Becker, Circuit Judge, dissenting.
As the majority acknowledges, the Blasting Guidelines are part of the contract
between Austin and Popple. Guideline B-12 provides:
12. Use controlled blasting techniques. Modify blasting round as necessary
to achieve best obtainable results and to keep air blast overpressure,
vibrations and noise within limits specified. Exercise care in drilling and
blasting operations to minimize overbreak and blast damage of adjacent
unexcavated ground. Assume responsibility to produce a satisfactory
excavated surface by determining proper relationships of factors of burden,
spacing depth or charge quantity and type of explosive, hole size and delay
pattern and other necessary considerations to achieve required results.
(Emphasis added). Focusing on the italicized portion, I cannot agree with the majority
that the language is precatory.
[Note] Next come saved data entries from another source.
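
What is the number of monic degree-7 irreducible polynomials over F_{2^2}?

Gauss's count: N_{4}(7) = (1/7) Σ_{d|7} μ(7/d)·4^d.
Divisors of 7: 1, 7; μ(7/d) for each: -1, 1.
Σ = − 4^1 + 4^7 = 16380.
N = 16380/7 = 2340.

2340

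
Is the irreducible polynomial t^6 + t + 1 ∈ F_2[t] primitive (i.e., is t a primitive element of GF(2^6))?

Write f(t) = t^6 + t + 1.
|GF(2^6)^×| = 2^6 − 1 = 63. Prime factorization: 63 = 3^2·7.
f is primitive ⇔ t has order 63 in GF(2)[t]/(f), i.e. t^(63/q) ≠ 1 for each prime q | 63.
t^(21) mod f = t^5 + t^4 + t^3 + t + 1.
t^(9) mod f = t^4 + t^3.
None equal 1, so t has full order 63; f is primitive.

Yes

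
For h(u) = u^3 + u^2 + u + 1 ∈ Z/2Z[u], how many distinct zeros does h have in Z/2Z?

1

Evaluate at each of the 2 elements of Z/2Z:
h(0) = 1; h(1) = 0 → root.
Roots: {1}.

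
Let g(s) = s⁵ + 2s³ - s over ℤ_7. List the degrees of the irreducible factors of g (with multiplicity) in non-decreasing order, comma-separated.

1, 1, 1, 2

Linear factors from roots: (s), (s - 3), (s + 3).
Complete factorization: g(s) = (s)·(s + 3)·(s - 3)·(s² - 3).
Factor degrees with multiplicity: 1 + 1 + 1 + 2 = 5.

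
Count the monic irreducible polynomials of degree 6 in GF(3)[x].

116

Gauss's count: N_{3}(6) = (1/6) Σ_{d|6} μ(6/d)·3^d.
Divisors of 6: 1, 2, 3, 6; μ(6/d) for each: 1, -1, -1, 1.
Σ = 3^1 − 3^2 − 3^3 + 3^6 = 696.
N = 696/6 = 116.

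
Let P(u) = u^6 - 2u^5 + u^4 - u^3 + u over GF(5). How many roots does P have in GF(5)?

Evaluate at each of the 5 elements of GF(5):
P(0) = 0 → root; P(1) = 0 → root; P(2) = 0 → root; P(3) = 0 → root; P(4) = 4.
Roots: {0, 1, 2, 3}.

4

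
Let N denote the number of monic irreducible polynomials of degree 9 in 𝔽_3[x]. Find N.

The number of monic irreducibles of degree 9 over GF(3) is (1/9)·Σ_{d∣9} μ(9/d) 3^d.
Divisors of 9: 1, 3, 9; μ(9/d) for each: 0, -1, 1.
Σ = − 3^3 + 3^9 = 19656.
N = 19656/9 = 2184.

2184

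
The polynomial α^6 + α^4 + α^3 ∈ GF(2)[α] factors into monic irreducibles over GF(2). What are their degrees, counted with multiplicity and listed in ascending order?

1, 1, 1, 3

Write h(α) = α^6 + α^4 + α^3.
Roots in GF(2): h(0) = 0 → root; h(1) = 1.
Linear factors from roots: (α).
Complete factorization: h(α) = (α)^3·(α^3 + α + 1).
Factor degrees with multiplicity: 1 + 1 + 1 + 3 = 6.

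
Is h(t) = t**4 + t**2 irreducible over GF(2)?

No

Check for roots in GF(2): h(0) = 0 → root; h(1) = 0 → root.
h(0) = 0, so (t) divides h(t); h is reducible.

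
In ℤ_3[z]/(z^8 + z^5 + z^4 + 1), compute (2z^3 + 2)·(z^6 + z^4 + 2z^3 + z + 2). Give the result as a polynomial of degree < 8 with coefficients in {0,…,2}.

Multiply in ℤ_3[z]: (2z^3 + 2)·(z^6 + z^4 + 2z^3 + z + 2) = 2z^9 + 2z^7 + z^4 + 2z^3 + 2z + 1.
Reduce using z^8 ≡ 2z^5 + 2z^4 + 2 (mod z^8 + z^5 + z^4 + 1).
Reduced: 2z^7 + z^6 + z^5 + z^4 + 2z^3 + 1.

2z^7 + z^6 + z^5 + z^4 + 2z^3 + 1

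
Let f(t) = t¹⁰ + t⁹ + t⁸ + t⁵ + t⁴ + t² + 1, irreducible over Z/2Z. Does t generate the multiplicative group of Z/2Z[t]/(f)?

|GF(2^10)^×| = 2^10 − 1 = 1023. Prime factorization: 1023 = 3·11·31.
f is primitive ⇔ t has order 1023 in GF(2)[t]/(f), i.e. t^(1023/q) ≠ 1 for each prime q | 1023.
t^(341) mod f = 1
t^(93) mod f = t⁸ + t⁵ + t³ + t² + t.
t^(33) mod f = t⁸ + t⁶ + t² + 1.
Since t^(341) = 1, the order of t divides 341 < 1023; not primitive.

No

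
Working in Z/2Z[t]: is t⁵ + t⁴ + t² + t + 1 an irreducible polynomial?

Write P(t) = t⁵ + t⁴ + t² + t + 1.
Check for roots in Z/2Z: P(0) = 1; P(1) = 1.
No roots, so no linear factors.
Monic irreducibles of degree 2 over GF(2): t² + t + 1.
None of them divide P (all give nonzero remainder).
No irreducible factor of degree ≤ 2 exists, so P is irreducible over GF(2).

Yes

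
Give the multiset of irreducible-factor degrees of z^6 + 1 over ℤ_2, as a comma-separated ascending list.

Write f(z) = z^6 + 1.
Roots in ℤ_2: f(0) = 1; f(1) = 0 → root.
Linear factors from roots: (z + 1).
Complete factorization: f(z) = (z + 1)^2·(z^2 + z + 1)^2.
Factor degrees with multiplicity: 1 + 1 + 2 + 2 = 6.

1, 1, 2, 2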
Rather, I view the language as imposing a clear obligation
on an experienced drilling contractor, with which it did not comply.2 I believe that the
District Court made a clear error of law in finding that the Guideline was not violated.3 I
therefore respectfully dissent.
2
Austin Powder unnecessarily blasted in overburden and below grade in violation of its
contract, and the resulting soil disruption caused extensive damage.
3
To the extent that the District Court found that Mid-Atlantic was the culprit, it
erroneously imposed tort law theory on a contract dispute.